Не имея дома-театра, в котором он мог бы учиться актерскому мастерству, Ирвинг поступил так, как поступали многие другие великие актеры Англии, — взял себе в учителя и наставники Шекспира. И Шекспир помог ему, потому что в пьесах Шекспира есть могучий, причудливый ритм, и вот этим-то ритмом Ирвинг овладел. С какой отчаянной смелостью нарушает Шекспир почитаемые законы, нерушимость которых поэты более степенные защищают так, как они защищали бы собственную жизнь! Как дерзко он рискует всем, действуя с непринужденной отвагой искателя приключений! В таком душевном состоянии он не может ошибаться, и все эти «промахи», большие и малые, служат одному: делают его тем, кто он есть, — великим Шекспиром, а не одним из елизаветинцев. Разве не должен Ирвинг поступать так же, если эта задача ему по плечу? И он поступает, как Шекспир, и становится Ирвингом, а не просто одним из викторианцев. Достижение этой цели требовало, казалось, нескончаемых трудов, а театральной школы, которая могла бы прийти Ирвингу на помощь, не существовало. Поэтому Ирвинг обучал себя сам; он научился пританцовывать, делать повороты, скользить и петь, и это стало у него хорошо получаться.

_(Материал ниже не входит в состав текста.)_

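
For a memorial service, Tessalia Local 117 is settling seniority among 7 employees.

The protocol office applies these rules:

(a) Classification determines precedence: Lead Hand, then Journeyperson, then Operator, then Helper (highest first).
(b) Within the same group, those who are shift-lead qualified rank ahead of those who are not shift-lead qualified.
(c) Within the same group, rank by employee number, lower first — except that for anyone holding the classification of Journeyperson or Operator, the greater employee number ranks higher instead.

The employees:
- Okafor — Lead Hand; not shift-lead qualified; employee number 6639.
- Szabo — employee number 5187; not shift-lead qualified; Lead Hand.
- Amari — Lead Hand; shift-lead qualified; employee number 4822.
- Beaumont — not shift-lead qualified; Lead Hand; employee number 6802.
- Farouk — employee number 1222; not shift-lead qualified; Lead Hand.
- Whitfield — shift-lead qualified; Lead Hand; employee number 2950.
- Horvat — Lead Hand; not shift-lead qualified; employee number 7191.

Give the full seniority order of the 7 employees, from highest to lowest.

By classification: Whitfield, Amari, Farouk, Szabo, Okafor, Beaumont and Horvat (Lead Hand).
Among Whitfield, Amari, Farouk, Szabo, Okafor, Beaumont and Horvat, shift-lead qualified before not shift-lead qualified: Whitfield and Amari (shift-lead qualified) before Farouk, Szabo, Okafor, Beaumont and Horvat (not shift-lead qualified).
Among Whitfield and Amari, by employee number (lower first): Whitfield (2950) before Amari (4822).
Among Farouk, Szabo, Okafor, Beaumont and Horvat, by employee number (lower first): Farouk (1222) before Szabo (5187) before Okafor (6639) before Beaumont (6802) before Horvat (7191).
Full order: Whitfield, Amari, Farouk, Szabo, Okafor, Beaumont, Horvat.

Whitfield, Amari, Farouk, Szabo, Okafor, Beaumont, Horvat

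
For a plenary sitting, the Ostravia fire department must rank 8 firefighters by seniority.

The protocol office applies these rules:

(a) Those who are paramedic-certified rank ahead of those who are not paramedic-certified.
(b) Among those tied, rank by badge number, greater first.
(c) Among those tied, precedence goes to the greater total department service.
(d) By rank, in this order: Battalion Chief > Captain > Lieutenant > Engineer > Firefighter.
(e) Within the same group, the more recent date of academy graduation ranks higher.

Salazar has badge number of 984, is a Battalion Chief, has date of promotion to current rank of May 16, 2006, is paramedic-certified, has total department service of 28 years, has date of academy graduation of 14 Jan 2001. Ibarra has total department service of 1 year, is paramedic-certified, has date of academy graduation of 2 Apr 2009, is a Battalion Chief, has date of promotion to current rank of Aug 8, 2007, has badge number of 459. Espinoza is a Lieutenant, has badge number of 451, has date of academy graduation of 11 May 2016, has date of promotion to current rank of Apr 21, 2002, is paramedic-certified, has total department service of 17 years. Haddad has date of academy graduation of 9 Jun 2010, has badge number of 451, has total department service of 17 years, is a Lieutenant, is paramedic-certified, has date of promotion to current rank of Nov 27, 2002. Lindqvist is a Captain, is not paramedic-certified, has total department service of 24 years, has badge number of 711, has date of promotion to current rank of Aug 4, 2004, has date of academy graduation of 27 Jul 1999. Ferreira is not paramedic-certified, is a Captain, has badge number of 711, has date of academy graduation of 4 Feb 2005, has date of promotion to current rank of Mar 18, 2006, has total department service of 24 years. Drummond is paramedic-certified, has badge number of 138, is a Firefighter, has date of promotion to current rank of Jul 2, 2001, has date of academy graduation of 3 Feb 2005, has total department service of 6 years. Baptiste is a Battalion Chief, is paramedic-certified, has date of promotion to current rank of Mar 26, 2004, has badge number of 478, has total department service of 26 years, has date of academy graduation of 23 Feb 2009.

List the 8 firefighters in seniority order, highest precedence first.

Salazar, Baptiste, Ibarra, Espinoza, Haddad, Drummond, Ferreira, Lindqvist

By the first rule: Salazar, Baptiste, Ibarra, Espinoza, Haddad and Drummond (each paramedic-certified); then Ferreira and Lindqvist (both not paramedic-certified).
Among Salazar, Baptiste, Ibarra, Espinoza, Haddad and Drummond, by badge number (higher first): Salazar (984) before Baptiste (478) before Ibarra (459) before Espinoza and Haddad (451) before Drummond (138).
Espinoza and Haddad both have total department service 17 years, so the next rule applies.
Espinoza and Haddad are each Lieutenant, so the next rule applies.
Among Espinoza and Haddad, by date of academy graduation (later first): Espinoza (11 May 2016) before Haddad (9 Jun 2010).
Ferreira and Lindqvist both have badge number 711, so the next rule applies.
Ferreira and Lindqvist both have total department service 24 years, so the next rule applies.
Ferreira and Lindqvist are each Captain, so the next rule applies.
Among Ferreira and Lindqvist, by date of academy graduation (later first): Ferreira (4 Feb 2005) before Lindqvist (27 Jul 1999).
Full order: Salazar, Baptiste, Ibarra, Espinoza, Haddad, Drummond, Ferreira, Lindqvist.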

Если бы Уильям Арчер взял на себя труд прочесть Шекспира вслух, он, конечно же, разобрался бы в том, что проделывал Ирвинг на сцене. Ирвинг уловил сложнейший шекспировский ритм и согласовывал исполнение с произносимым словом.

Время от времени слова Шекспира звучали естественно, но, как правило, они были более чем естественны — они были в высшей степени искусственны. Вот так и получилось, что Ирвинг, словно Фокин[xc], разрабатывал танцы, идеально соответствовавшие речам, которые вкладывал в уста актера Шекспир.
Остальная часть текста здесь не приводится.